Eine psychische Grenze ist auch das Thema Fehlgeburt. Die 35-jährige Christin musste diese Erfahrung machen. Sie verlor ihr erstes Kind nach ein paar Wochen. „Darüber reden konnte ich mit kaum jemandem“, erinnert sie sich. Außer ihrem Partner und ihrer Mutter wusste es niemand. „Als ich mich in meiner zweiten Schwangerschaft dann traute zu erzählen, dass ich schon einmal ein Kind verloren habe, sagten mir so viele Frauen, dass sie das gleiche erlebt haben. Ich war überrascht!“ Schätzungen gehen davon aus, dass rund jede dritte Frau ein Kind in den ersten zwölf Wochen der Schwanger-schaft verliert - mehr als so manche glaubt. „Ich hatte das Gefühl einen Makel zu haben“, sagt Christin.

„Es gibt zu wenig Raum zum Austausch“, fasst Hebamme Anke Kubbernuß dieses Phänomen des Schweigens zusammen.
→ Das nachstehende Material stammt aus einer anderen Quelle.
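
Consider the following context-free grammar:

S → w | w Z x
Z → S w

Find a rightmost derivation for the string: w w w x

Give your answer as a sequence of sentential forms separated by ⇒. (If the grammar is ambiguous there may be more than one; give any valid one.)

S ⇒ w Z x ⇒ w S w x ⇒ w w w x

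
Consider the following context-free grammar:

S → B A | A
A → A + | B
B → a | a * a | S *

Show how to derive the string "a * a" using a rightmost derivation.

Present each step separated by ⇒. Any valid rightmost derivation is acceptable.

S ⇒ A ⇒ B ⇒ a * a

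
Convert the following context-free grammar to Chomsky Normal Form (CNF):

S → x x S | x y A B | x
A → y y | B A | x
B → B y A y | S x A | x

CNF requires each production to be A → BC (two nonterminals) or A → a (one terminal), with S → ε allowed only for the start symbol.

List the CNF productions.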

Mit welchen Freunden spreche man denn noch über die wirklich wichtigen Dinge im Leben? Über seine Gefühle und Ängste? „Wir sollten uns öfter treffen und dann ehrlich miteinander sprechen.“ Dann ergebe sich vielleicht eher die Möglichkeit, über solch intime Dinge zu berichten. Erzählcafés in Hebammenpraxen, Geburts- oder Krankenhäusern seien auch eine Möglichkeit.

Denn letztendlich ist jede Geburt, jedes Wochenbett, jedes Kind so individuell wie nichts sonst auf der Welt. Nichts ist vergleichbar mit anderen Lebensläufen. Und jede Geschichte darf gehört werden.